FAANG is such a dead concept. As is probably the NASDAQ.
- Facebook is toast – killed by newer advertising/social media platforms and regulation. Now trying to reverse itself into the Metaverse. A steam train in the age of regional jets.
- Alphabet/Google is struggling in a gloop of regulation that’s sucking the life out it, and increasing consumer dissatisfaction.
- Amazon faces a host of problems and frankly looks tired – check out my last comment on the company.
- Netflix – looks old and vulnerable…
Which leaves.. Apple… Have you looked at the price of a new MacBook recently? You need a mortgage to buy one. This morning’s porridge was written on the train on a HP laptop. It weights a ton, lacks the style, the fine design and the intrinsic beauty of a MacBook – but guess what.. It does exactly the same job for 1/10th the price. (And my IT guys are happier when I use it..)
Netflix’s NSS moment came last night. We’ve long been warning about how it faces a triple whammy of growing and monetising its subscriber base, increased competition, and constrained consumer discretionary spending. As the numbers in the FT y’day showed – 1.5 mm British families have already cut at least one subscription since lockdown. That number will increase across its entire user base as recession strikes later this year.

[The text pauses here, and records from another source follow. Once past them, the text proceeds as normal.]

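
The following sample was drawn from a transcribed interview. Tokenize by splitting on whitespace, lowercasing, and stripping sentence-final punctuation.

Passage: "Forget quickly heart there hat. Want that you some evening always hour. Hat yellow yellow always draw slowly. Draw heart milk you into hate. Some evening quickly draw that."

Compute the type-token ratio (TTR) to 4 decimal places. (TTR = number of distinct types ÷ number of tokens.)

0.6207

N = 29 tokens, V = 18 types.
TTR = V / N = 18 / 29 = 0.6207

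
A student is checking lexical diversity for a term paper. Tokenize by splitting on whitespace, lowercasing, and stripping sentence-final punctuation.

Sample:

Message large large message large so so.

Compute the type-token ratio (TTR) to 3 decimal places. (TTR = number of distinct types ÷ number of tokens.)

N = 7 tokens, V = 3 types.
TTR = V / N = 3 / 7 = 0.429

0.429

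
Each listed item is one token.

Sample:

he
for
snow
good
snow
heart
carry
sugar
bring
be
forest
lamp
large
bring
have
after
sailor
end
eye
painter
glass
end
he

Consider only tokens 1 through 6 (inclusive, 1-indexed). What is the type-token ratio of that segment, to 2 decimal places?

Segment tokens 1–6: he, for, snow, good, snow, heart
Segment N = 6, segment V = 5.
TTR = 5 / 6 = 0.83

0.83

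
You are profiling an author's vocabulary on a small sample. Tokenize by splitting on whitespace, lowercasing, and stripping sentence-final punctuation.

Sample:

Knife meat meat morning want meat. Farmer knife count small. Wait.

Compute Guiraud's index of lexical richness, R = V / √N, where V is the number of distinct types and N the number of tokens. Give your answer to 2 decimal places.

2.41

N = 11, V = 8.
√N = 3.316625
R = 8 / 3.316625 = 2.41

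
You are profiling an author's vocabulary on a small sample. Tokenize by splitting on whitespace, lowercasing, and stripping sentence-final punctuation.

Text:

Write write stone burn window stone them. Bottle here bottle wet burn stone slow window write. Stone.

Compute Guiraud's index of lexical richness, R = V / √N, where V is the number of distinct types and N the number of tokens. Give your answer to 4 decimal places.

N = 17, V = 9.
√N = 4.123106
R = 9 / 4.123106 = 2.1828

2.1828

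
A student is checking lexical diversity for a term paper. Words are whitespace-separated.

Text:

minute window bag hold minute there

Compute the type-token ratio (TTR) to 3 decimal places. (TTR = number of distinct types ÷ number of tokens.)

N = 6 tokens, V = 5 types.
TTR = V / N = 5 / 6 = 0.833

0.833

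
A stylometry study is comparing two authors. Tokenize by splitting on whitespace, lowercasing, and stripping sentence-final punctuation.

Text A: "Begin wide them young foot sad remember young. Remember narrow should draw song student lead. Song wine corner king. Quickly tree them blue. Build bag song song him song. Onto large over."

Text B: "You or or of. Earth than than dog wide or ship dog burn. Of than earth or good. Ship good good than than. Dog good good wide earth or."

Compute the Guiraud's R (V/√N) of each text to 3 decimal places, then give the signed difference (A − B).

2.562

A: V=25, N=32, R=4.419
B: V=10, N=29, R=1.857
Difference = 4.419 − 1.857 = 2.562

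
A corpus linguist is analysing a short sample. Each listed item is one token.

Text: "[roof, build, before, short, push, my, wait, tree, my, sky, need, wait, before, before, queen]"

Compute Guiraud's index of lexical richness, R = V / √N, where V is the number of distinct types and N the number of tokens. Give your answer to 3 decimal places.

N = 15, V = 11.
√N = 3.872983
R = 11 / 3.872983 = 2.840

2.840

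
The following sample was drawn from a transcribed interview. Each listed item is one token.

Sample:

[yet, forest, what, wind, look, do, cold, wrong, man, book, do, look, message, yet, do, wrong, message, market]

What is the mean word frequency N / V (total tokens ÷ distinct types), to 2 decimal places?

N = 18 tokens, V = 12 types.
Mean frequency = N / V = 18 / 12 = 1.50

1.50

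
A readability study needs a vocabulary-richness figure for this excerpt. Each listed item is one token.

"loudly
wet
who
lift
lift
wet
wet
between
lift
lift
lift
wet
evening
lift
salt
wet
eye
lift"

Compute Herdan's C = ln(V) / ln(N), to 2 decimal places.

N = 18, V = 8.
ln(V) = 2.079442, ln(N) = 2.890372
C = 2.079442 / 2.890372 = 0.72

0.72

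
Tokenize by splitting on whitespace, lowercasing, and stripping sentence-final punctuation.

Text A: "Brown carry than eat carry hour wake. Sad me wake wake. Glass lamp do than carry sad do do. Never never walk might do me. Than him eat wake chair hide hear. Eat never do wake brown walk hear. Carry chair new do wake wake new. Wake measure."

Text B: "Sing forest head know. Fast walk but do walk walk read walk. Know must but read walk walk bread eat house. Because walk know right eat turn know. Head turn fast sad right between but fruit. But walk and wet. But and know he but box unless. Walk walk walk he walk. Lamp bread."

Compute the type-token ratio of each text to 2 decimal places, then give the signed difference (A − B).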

She-who-is-Mrs-Blain is asking why we need Disney, Startz, Apple and Britbox when we practically never watch them – not that’s there is anything to watch. I am wondering about Prime as season 2 of Picard is intolerable tripe.
As for Netflix – I’ve come to the conclusion the colour-blind woke-driven casting on bodice ripper Bridgerton is hopelessly racist… I mean, there isn’t a single character of Australian Aboriginal ancestery in it… Shocked? I was. (BTW – there is not a single Scots or Chinese character either… the producers should be cancelled…) 😊
Five things to read this morning:
Thunderer – Fuel Poverty to hit 40% of UK population
FT – Netflix: Dwindling opportunities to boost numbers spawn desperation
Zerohedge – Global Rice Production to Plunge 10% – threatening half of humanity
Forbes – IMF warns of significant slowdown
Bberg – Kremlin Insiders Alarmed by Growing Cost of Putin’s War
Out of time and back to the day job…
I agree with all that – though Netflix has a particular problem in that it aims at a huge mass market, not an elite rich one like Apple.
Ukraine is all about accelerating the split between US trading block and China block. In Europe it is working well, with rich EU countries breaking right away from Russia which in turn is hard and fast in the China camp.
But countries like India, Pakistan are binding closer to China.
The $trillions are joining up with US. But the people billions are joining China. Pretty soon Netflix won’t be selling there.
Not fair to put all FAANG in the same basket. From a valuation perspective and headwinds to the business they are not comparable to NFLX which is the weakest of the group. FB is toast – GOOG struggling – AMZN has problems is a bit of an oversimplification.